3. Perlu adanya penyuluhan kepada masyarakat sekitar tentang pentingnya
ekosistem mangrove untuk kehidupan lingkungan. Penyuluhan dilakukan
6 bulan sekali agar masyarakat sekitar tetap menjaga dan melestarikan
lingkungan dan bekerja sama dengan masyarakat sekitar untuk bersama
mengelola mangrove untuk tetap menjaga ekosistem wilayah pesisir
Daftar Pustaka
Arya, K. 2006. Makalah Potensi, Fungsi dan Manfaat Mangrove di Taman Nasional Bali Barat. Dupak Fungsional PEH. Gilimanuk.
Kitamura, S., Ch. Anwar, A. Chaniago, and S. Baba. 1997. Handbook of Mangrove in Indonesia, Bali & Lombok. The Development of Sustainable Mangrove Management Project. Ministry of Forestry Indonesia and Japan International Cooperation Agency, Jakarta. 119 pp.
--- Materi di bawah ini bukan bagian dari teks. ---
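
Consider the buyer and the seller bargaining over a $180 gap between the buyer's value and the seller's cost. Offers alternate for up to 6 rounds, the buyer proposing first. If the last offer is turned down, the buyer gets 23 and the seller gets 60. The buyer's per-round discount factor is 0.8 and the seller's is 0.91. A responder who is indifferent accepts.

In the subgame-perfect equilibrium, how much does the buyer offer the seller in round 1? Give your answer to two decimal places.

132.33

Solve by backward induction from round 6.
Round 6 (the seller proposes): the buyer gets 23 if talks fail, so the seller offers 23 and keeps 157.
Round 5 (the buyer proposes): the seller can get 157 next round, worth 0.91 × 157 = 142.87 now. The buyer offers 142.87 and keeps 180 − 142.87 = 37.13.
Round 4 (the seller proposes): the buyer can get 37.13 next round, worth 0.8 × 37.13 = 29.704 now. The seller offers 29.704 and keeps 180 − 29.704 = 150.296.
Round 3 (the buyer proposes): the seller can get 150.296 next round, worth 0.91 × 150.296 = 136.76936 now, so the buyer offers 136.76936, keeping 43.23064.
Round 2 (the seller proposes): the buyer can get 43.23064 next round, worth 0.8 × 43.23064 = 34.584512 now; the seller offers that and keeps 145.415488.
Round 1 (the buyer proposes): the seller can get 145.415488 next round, worth 0.91 × 145.415488 = 132.32809408 now, so the buyer offers 132.32809408, keeping 47.67190592.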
Rachmawaty. 2006. Upaya Pelestarian Mangrove berdasarkan Pendekatan pada Masyarakat. Karya tulis . Sumatera Utara.
Randall. 1982. Red Sea Reef Fisheries . Immel Publishing.Rukmana, H.R. 1997. Usaha Tani Melati, Yogyakarta, Kanisius.
Suryabrata, S. 2003 . Metodologi Penelitian. Rajawali. Jakarta. 115 hal.